Lake in Nunavut, Canada

Qamanirjuaq Lake formerly Kaminuriak Lake, pronunciation: ka-min-YOO-ree-ak; meaning: "huge lake adjoining a river at both ends", is a lake in the Kivalliq Region, Nunavut, Canada. It is the first of several named lakes on the eastward flow of the Ferguson River through the eastern barrenlands. The lake is located about 1 mi downstream from Ferguson Lake, and adjacent upstream to Parker Lake South. The Ferguson River passes through a series of rapids before entering the western arm of Qamanirjuaq Lake.

==Geography==
The lake is irregularly shaped with several inlets and unnamed islands, in a permafrost area of north-northwest ice flow, north of the tree line. Arctic explorer, Joseph Tyrrell, described the lake in his Geological Survey of Canada 1894 canoe expedition report:
"Kaminuriak Lake is a beautiful sheet of clear cold water lying in the till-covered plain... Where seen, the beach is in some places sandy, but more generally of large boulders, which, on the more exposed parts of the shore are arranged in a regular wall to the height of from eight to twelve feet, while in the bays they are scattered over a shallow floor of sand or till. Back from the lake the country stretches in wide treeless plains, or rises in low grassy hills, which show no signs of any underlying rock... Following the south shore of Kaminuriak Lake to its southeastern angle, the river was again reached... now a much larger stream, sixty yards wide and two feet deep."

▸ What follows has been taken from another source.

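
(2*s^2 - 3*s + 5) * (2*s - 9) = 4*s^3 - 24*s^2 + 37*s - 45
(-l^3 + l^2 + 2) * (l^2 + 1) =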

Qamanirjuaq Lake is within the northern Hearne Domain, Western Churchill province of the Churchill Craton, northwest section of the Canadian Shield in northern Canada.

Ahimaa (Inuktitut: "are you other?" or "are you other being?"), a cave, once inhabited by an Inuk, is hollowed out of Qamanirjuaq Lake's massive cliff.

==Fauna==
The calving grounds of the large migratory Qamanirjuaq herd of barren-ground caribou are in the area surrounding Lake Qamanirjuaq, after which they are named. The herd returns annually after travelling an inconsistent, unpredictable 500 mi range through Manitoba/Nunavut, northeastern Saskatchewan, and southeastern Northwest Territories. The herd, a keystone species, has been safeguarded by the Beverly and Qamanirjuaq Caribou Management Board since 1982.

In the mid-1970s, a fishery was moved from Kaminak Lake (which proved to have unacceptably high levels of mercury), to Qamanirjuaq Lake which showed no elevated mercury levels. The lake is filled with lake whitefish and lake trout for commercial fishing, and is also home to Lasallia pensylvanica lichen, sphagnum, bryophytes, and a few dwarf birch.